Drugs or mutations that inhibit CypA recruitment to capsid prevent rhTRIMCyp antiviral activity. Titers of wild-type HIV-2 (A), FIV (B), or HIV-2 bearing capsid mutation G87A (C) were measured on CRFK cells (CRFK), CRFK cells bearing empty vector (EXN), CRFK cells expressing TRIM5α (Mamu1), CRFK cells expressing rhesus TRIMCyp (Mamu7), or CRFK cells expressing owl monkey TRIMCyp (OMTC) in the presence (black bars) or absence (gray bars) of 5 μM CSA. Errors are standard deviations of titers determined at three multiplicities of infection and are representative of experiments performed with independent viral stocks.

Fig. 5.

Rhesus TRIMCyp blocks restricted viral reverse transcription in a proteasome-dependent way. Cells expressing rhTRIMCyp (Mamu7), or unmodified cells (CRFK), were infected with HIV-2 (A and B) or FIV (C and D) in triplicate in the presence (black bars) or absence (gray bars) of proteasome inhibitor.

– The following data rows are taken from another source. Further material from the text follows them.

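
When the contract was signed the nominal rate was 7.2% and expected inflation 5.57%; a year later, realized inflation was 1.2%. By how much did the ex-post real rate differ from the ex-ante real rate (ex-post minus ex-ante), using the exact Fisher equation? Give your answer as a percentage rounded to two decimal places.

4.38%

Ex-ante: (1 + 0.0720)/(1 + 0.0557) − 1 = 1.5440%
Ex-post: (1 + 0.0720)/(1 + 0.0120) − 1 = 5.9289%
Difference (ex-post − ex-ante) = 4.3849% → 4.38%.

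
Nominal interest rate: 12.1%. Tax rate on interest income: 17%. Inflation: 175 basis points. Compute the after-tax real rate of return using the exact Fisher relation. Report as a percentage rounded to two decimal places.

After-tax nominal return = 12.1% × (1 − 0.17) = 10.0430%.
1 + r = 1.10043 / 1.01750 = 1.081504
After-tax real rate = 1.081504 − 1 → 8.15%.

8.15%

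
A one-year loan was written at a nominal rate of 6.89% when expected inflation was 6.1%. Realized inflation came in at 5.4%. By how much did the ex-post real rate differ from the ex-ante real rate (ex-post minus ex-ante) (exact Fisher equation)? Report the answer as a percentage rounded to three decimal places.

0.669%

Ex-ante: (1 + 0.0689)/(1 + 0.0610) − 1 = 0.7446%
Ex-post: (1 + 0.0689)/(1 + 0.0540) − 1 = 1.4137%
Difference (ex-post − ex-ante) = 0.6691% → 0.669%.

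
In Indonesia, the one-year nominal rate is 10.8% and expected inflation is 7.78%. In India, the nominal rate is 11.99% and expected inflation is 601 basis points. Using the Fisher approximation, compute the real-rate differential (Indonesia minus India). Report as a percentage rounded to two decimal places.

-2.96%

Indonesia: 10.8% − 7.78% = 3.020%
India: 11.99% − 6.01% = 5.980%
Differential = -2.960% → -2.96%.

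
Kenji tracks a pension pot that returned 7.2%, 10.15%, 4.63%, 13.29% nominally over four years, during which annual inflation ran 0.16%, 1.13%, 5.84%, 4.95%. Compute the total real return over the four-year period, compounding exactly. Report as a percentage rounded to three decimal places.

Nominal growth factor = 1.0720 × 1.1015 × 1.0463 × 1.1329 = 1.399675
Price-level growth factor = 1.0016 × 1.0113 × 1.0584 × 1.0495 = 1.125140
Real growth factor = 1.399675 / 1.125140 = 1.244000
Total real return = 1.244000 − 1 → 24.400%.

24.400%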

One sample was subjected to FACS to determine infectious titer at 48 h (A and C), and total DNA was purified from the second and third sample 6 h after infection for measurement of viral DNA synthesis (B and D). Viral DNA synthesis is expressed as molecules of GFP template per 100 ng of total DNA. Errors are standard deviations of values derived from parallel infections, and data are representative of independent experiments performed by using independent stocks of virus.